Outro manifestante próximo disse ter 55 anos e que “tolera” o presidente há 30. “Esta geração mais jovem tem mais coragem que a minha. Eles nos motivaram”, afirmou.

Knell afirma que muitos manifestantes reconhecem que as concessões do governo são positivas, mas existe muita desconfiança em torno dos nomes do governo atual, incluindo o vice-presidente, Omar Suleiman, que até o início dos protestos era o chefe de Inteligência da administração Mubarak.

"Não confiamos mais nele. Como Suleiman pode garantir que não ocorrerá violência na época da eleição depois de todos os ataques que vimos contra os jovens?", pergunta Ahmed, um jovem egípcio.

França e EUA

Nesta terça-feira, o premiê francês, François Fillon, revelou que o governo egípcio pagou por suas férias, junto com sua família, no sul do Egito, entre 26 de dezembro e 2 de janeiro.

Fillon disse também que usou um avião oficial do governo para fazer a travessia entre Assuã e Abu Simbel, durante a viagem e que fazia agora as revelações "pelo interesse da transparência".

Os Estados Unidos voltaram nesta terça-feira a pedir para que o governo egípcio liberte imediatamente jornalistas e manifestantes detidos.

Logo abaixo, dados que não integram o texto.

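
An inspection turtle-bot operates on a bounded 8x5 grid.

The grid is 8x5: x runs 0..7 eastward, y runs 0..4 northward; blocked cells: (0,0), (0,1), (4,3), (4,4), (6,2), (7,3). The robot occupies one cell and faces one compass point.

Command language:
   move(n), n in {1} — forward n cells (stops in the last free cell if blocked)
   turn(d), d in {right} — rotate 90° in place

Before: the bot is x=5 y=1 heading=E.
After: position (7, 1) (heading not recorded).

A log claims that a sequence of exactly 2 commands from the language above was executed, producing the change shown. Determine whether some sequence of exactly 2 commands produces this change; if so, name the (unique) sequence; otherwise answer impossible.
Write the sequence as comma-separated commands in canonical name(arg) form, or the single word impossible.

start: x=5 y=1 heading=E
step 1 (move(1)): x=6 y=1 heading=E
step 2 (move(1)): x=7 y=1 heading=E
all 4 alternatives checked — unique.

move(1), move(1)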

"O governo deve parar de prender manifestantes e jornalistas, cessar as perseguições e espancamentos. Estamos pedindo para que todos estes prisioneiros sejam libertados imediatamente", disse o porta-voz da Casa Branca, Robert Gibbs.

Wikileaks

Também nesta terça-feira, o site Wikileaks revelou documentos secretos datados de 2008 que indicam que Suleiman era o nome preferido de Israel para suceder Mubarak.

Segundo os documentos, o então chefe de segurança egípcio mantinha um diálogo diário com o governo israelense sobre temas ligados ao controle de Gaza pelo grupo palestino Hamas.

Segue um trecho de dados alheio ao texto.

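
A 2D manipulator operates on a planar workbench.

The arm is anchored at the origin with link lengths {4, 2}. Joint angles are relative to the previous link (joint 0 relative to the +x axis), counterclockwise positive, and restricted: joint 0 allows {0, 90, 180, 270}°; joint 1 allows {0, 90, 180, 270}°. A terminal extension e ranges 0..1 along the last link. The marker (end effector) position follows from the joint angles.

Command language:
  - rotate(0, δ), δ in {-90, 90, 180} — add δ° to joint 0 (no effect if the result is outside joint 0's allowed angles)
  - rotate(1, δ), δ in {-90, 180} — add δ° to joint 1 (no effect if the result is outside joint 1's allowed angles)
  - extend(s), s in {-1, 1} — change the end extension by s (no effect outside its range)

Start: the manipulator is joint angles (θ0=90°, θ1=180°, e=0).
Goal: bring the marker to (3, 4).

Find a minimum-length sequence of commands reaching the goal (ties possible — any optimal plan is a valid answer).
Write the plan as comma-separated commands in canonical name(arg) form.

begin: joint angles (θ0=90°, θ1=180°, e=0)
t=1 rotate(1, 180) ⇒ joint angles (θ0=90°, θ1=0°, e=0)
t=2 rotate(1, -90) ⇒ joint angles (θ0=90°, θ1=270°, e=0)
t=3 extend(1) ⇒ joint angles (θ0=90°, θ1=270°, e=1)
shorter routes all fall short; 3 is best.

rotate(1, 180), rotate(1, -90), extend(1)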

A economia egípcia tem sido duramente atingida pela onda de protestos, iniciada no dia 25 de janeiro.

Na última sexta-feira, o governo afirmou que a crise vem custando cerca de US$ 310 milhões diariamente ao Egito e que a bolsa de valores do Cairo permanecerá fechada pelo menos até o final da semana.

A ONU calculou que cerca de 300 pessoas morreram desde o início dos protestos, mas a entidade de direitos humanos Human Rights Watch afirma que o serviço de Saúde controlado pelo governo do Egito vem tentando ocultar o número de mortos nos conflitos.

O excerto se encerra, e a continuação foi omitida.